To understand today’s mortgage rates and how they are impacting the housing market, you must look at more than one source of data. The data from the various lenders might look the same, but the analysis by various experts in the mortgage sector might open your eyes on what today’s mortgage rates are like. Currently, mortgage property rates have moved stridently high as a result of various factors like current market momentum, the chaos in Ukraine and positive economic data. This momentum slowed drastically as the rates’ impressive run came to an end. The rates could have turned around and headed in the opposite direction, but thankfully they have managed to hold on steadily.
Great opportunity to lock your mortgage rates
Any bond market rally that gains strength from what is happening geopolitically relies heavily on the risks involved remaining elevated if the gains are expected to continue. It means the longer Ukraine remains stable without a civil war and political chaos, the harder it is for rates to sustain today’s improvements without an outside force benefiting from the same state of affairs. Analysts believe the improvement on mortgage rates today presents a wonderful opportunity for any borrower to lock.
In this regard, the eventual changes in bond markets that also affect the lenders’ rates followed the world headlines, suggesting solid steps had been accomplished to de-escalate military participation in Ukraine. The momentum however started turning negative due to stronger economic data. If economic reports turn out to be better than many had anticipated, the bond market is usually affected and begins to weaken, pushing the mortgage rates higher, all other variables the same.
The result was that most lender rates moved to 4.5 percent from 4.375 percent. Some lenders could still be priced competitively even at that changed rate. After adjustments of the daily changes were done, the current rates of mortgage went up by 0.06 percent.
The economic data has continued to display an improving economy that is not kind to mortgage rates. The easing of tensions in Ukraine is also not good news for rates. This is why lenders continue to accept locks and provide rate sheets even when the bond market remains closed. Experts also believe that those who have not yet locked already might already have damaged their ability to secure low rates. It is nothing new that rates usually go up just before a holiday or long weekend. People who have not locked their rates typically have the worst weekends and holidays as they wait for the bond market to open.
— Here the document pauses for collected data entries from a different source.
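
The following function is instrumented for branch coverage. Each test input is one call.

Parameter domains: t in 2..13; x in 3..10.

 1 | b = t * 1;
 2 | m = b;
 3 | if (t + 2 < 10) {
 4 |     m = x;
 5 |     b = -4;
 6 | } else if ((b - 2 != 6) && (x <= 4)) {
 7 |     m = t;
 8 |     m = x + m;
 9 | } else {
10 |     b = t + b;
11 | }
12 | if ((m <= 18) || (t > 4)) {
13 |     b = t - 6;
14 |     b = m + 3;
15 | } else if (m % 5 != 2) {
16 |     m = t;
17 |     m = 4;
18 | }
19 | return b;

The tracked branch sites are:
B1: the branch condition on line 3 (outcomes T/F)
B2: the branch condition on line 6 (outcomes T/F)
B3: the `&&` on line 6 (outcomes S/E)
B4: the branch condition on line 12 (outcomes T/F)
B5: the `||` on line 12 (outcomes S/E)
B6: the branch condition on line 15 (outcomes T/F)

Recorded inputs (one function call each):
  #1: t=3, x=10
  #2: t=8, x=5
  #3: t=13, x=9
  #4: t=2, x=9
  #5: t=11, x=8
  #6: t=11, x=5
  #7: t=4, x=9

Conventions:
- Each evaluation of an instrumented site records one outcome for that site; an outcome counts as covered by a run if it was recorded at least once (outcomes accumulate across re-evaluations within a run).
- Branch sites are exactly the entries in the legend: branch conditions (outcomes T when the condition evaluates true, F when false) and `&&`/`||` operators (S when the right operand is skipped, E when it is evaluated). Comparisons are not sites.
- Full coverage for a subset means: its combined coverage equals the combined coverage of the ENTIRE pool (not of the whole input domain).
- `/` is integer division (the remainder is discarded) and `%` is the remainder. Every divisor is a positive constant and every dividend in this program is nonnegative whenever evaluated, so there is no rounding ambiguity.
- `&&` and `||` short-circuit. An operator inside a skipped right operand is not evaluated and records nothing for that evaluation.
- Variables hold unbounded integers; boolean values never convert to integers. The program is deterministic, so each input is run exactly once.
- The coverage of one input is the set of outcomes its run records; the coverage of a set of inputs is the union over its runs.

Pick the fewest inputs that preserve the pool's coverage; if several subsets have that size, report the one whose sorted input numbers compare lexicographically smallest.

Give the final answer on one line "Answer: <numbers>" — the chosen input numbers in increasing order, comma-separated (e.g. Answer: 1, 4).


run #1 (t=3, x=10) runs B1->T, B5->S, B4->T; records B1=T, B4=T, B5=S
run #2 (t=8, x=5) runs B1->F, B3->S, B2->F, B5->S, B4->T; records B1=F, B2=F, B3=S, B4=T, B5=S
run #3 (t=13, x=9) runs B1->F, B3->E, B2->F, B5->S, B4->T; records B1=F, B2=F, B3=E, B4=T, B5=S
run #4 (t=2, x=9) runs B1->T, B5->S, B4->T; records B1=T, B4=T, B5=S
run #5 (t=11, x=8) runs B1->F, B3->E, B2->F, B5->S, B4->T; records B1=F, B2=F, B3=E, B4=T, B5=S
run #6 (t=11, x=5) runs B1->F, B3->E, B2->F, B5->S, B4->T; records B1=F, B2=F, B3=E, B4=T, B5=S
run #7 (t=4, x=9) runs B1->T, B5->S, B4->T; records B1=T, B4=T, B5=S
the full pool covers 7 outcomes: B1=T, B1=F, B2=F, B3=S, B3=E, B4=T, B5=S
no size-1 subset reaches all 7 outcomes (best union: 5/7)
no size-2 subset reaches all 7 outcomes (best union: 6/7)
at size 3, {1, 2, 3} reaches all 7 outcomes; every lexicographically earlier size-3 subset fails
Answer: 1, 2, 3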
Once investors are certain the incoming data accurately represents the current economic conditions rates can be expected to react well. Weaker data helps to maintain low rates while strong data could raise the rates to the all time highs experienced in January 2014.
At the same time, there is a scaling back of bond purchases by the central bank as much as the purchase has bolstered the mortgage industry by ensuring the rates remain low. Support is expected to continue after reassurances from the Federal Reserve. Policy makers are predicting the economy will be able to deal with issues of unemployment completely by the end of 2016.